Being a Mom is literally the same thing.
Being a parent doesn't mean I don't have a ministry; it just means my 'flock' is a smaller one. My son
watches how I do things. He's at the age where he'll mimic anything he sees, repeats anything he hears - verbatim. How many in a church congregation would do that? Hear a pastor speak, and then immediately act out the sermon?
My husband still needs me to be his wife: something I've sort of sucked at the last few days. Normally I get up with him, and we have some moments of sanity before Jminator takes over. I've done none of that, and admittedly, Hubster understands. But I know he loves that. I love that. I love that before he leaves to slay dragons all day, he knows I'm with him. Or at least behind him.

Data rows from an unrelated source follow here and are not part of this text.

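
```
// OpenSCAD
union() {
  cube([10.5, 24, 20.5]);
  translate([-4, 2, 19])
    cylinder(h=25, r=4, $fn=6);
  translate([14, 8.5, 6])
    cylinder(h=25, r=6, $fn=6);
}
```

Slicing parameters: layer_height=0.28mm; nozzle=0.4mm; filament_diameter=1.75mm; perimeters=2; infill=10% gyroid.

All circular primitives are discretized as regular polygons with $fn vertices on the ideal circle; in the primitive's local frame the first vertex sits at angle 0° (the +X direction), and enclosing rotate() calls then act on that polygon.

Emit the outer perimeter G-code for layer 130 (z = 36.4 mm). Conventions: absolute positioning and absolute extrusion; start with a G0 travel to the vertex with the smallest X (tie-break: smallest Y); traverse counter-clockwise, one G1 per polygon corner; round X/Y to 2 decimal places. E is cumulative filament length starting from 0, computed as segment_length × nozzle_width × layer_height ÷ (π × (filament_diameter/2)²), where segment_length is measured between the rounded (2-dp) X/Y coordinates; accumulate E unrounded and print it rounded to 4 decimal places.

G0 X-8.00 Y2.00 Z36.40
G1 X-6.00 Y-1.46 E0.1861
G1 X-2.00 Y-1.46 E0.3723
G1 X0.00 Y2.00 E0.5584
G1 X-2.00 Y5.46 E0.7445
G1 X-6.00 Y5.46 E0.9308
G1 X-8.00 Y2.00 E1.1169

At z = 36.4 mm: the cube is absent (z outside [0, 20.5]); the r=4 cylinder at (-4, 2) contributes a regular 6-gon of circumradius 4; the cylinder at (14, 8.5) is absent (z outside [6, 31]); Combining (union): only the r=4 cylinder at (-4, 2) is present, so the union is just that shape — 1 connected region. The outline is a single polygon with 6 vertices. Extrusion per mm of travel: 0.4 × 0.28 / (π × 0.875²) = 0.046564. Accumulating E over each segment gives final E = 1.1169.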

Right now, I'm just behind.
Right now, my circle of influence feels so small, that some days it feels like a hula hoop; fun for one person, disaster for more than that. And, honestly, most days, as much as I fail and screw up, I'm thankful my sphere isn't bigger. But God reminds me daily; while His mercies are new every single second I need them, my actions do affect my family. Just in the same way that if a king in the Old Testament, or a pastor in the New was blowing it, it would affect the people as a whole.
In the same way, how I do things for my family is just as important as doing them. My attitude - good or bad - can set the tone for the entire day. If that's not a position of ministry, then I'm not sure what is.
Good thing about pastors; they drink coffee. I've got that down.